Talking about Christmas traditions
L: Also, whoever– The way we decided who opens their presents first is that there’s one uhhhh ornament on the tree that is a pickle, and whoever finds it first gets to open the first present.
ME: I heard about this from my friend A!!
ME: A was talking about a Christmas pickle
L: do you know where it’s from?
ME: no I have no idea
L: I don’t know where it’s from
ME: her [A’s] guess was like: someone in America was like let’s make a Christmas pickle and try to sell it. That was her guess.

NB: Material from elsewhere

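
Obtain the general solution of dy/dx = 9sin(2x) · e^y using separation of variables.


Separate: e^(-y) dy = 9sin(2x) dx.
Integrate: -e^(-y) = -(9/2)cos(2x) + C₀.
Rearrange: e^(-y) = (9/2)cos(2x) + C.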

L: yeah, no yeah, we have a Christmas pickle. It’s sparkly
ME: You have a Christmas pickle that’s uh an ornament
L: I’ll show it to you
ME: tell me what– tell me about the Christmas pickle
L: ok so the Christmas pickle, that’s from my dad’s side of the family. Ummm. I don’t even know where it came from, I should really ask them. But like I just remember ever since I was a little kid ‘find the pickle.’ it would always be my grandparents who would hide it on the tree and then like we would all search for it. I usually was the one to find it first. I’m not kidding, like almost every year. I don’t know why, I’m usually not that observant, but umm yeah the Christmas pickle. Loved it. Umm yeah, don’t know where it came from. And we would always go from there, youngest to eldest for opening presents. One at a time, always. Like that stuck.
This tradition was shared with me by a friend after going grocery shopping together when we sat in my bedroom to do schoolwork together.
L is a Jewish-American USC student studying sociology who grew up in Colorado.
Christmas games and present-giving styles vary greatly from house to house. The Christmas pickle seems one such game/style. Before this year I was unfamiliar with the tradition.
L says she has no idea where the practice came from, but that she loves it. I offer that the tradition may have been started by a company with the intention of profiting off of selling Christmas pickles. This style of tradition creation is not unprecedented, especially in America.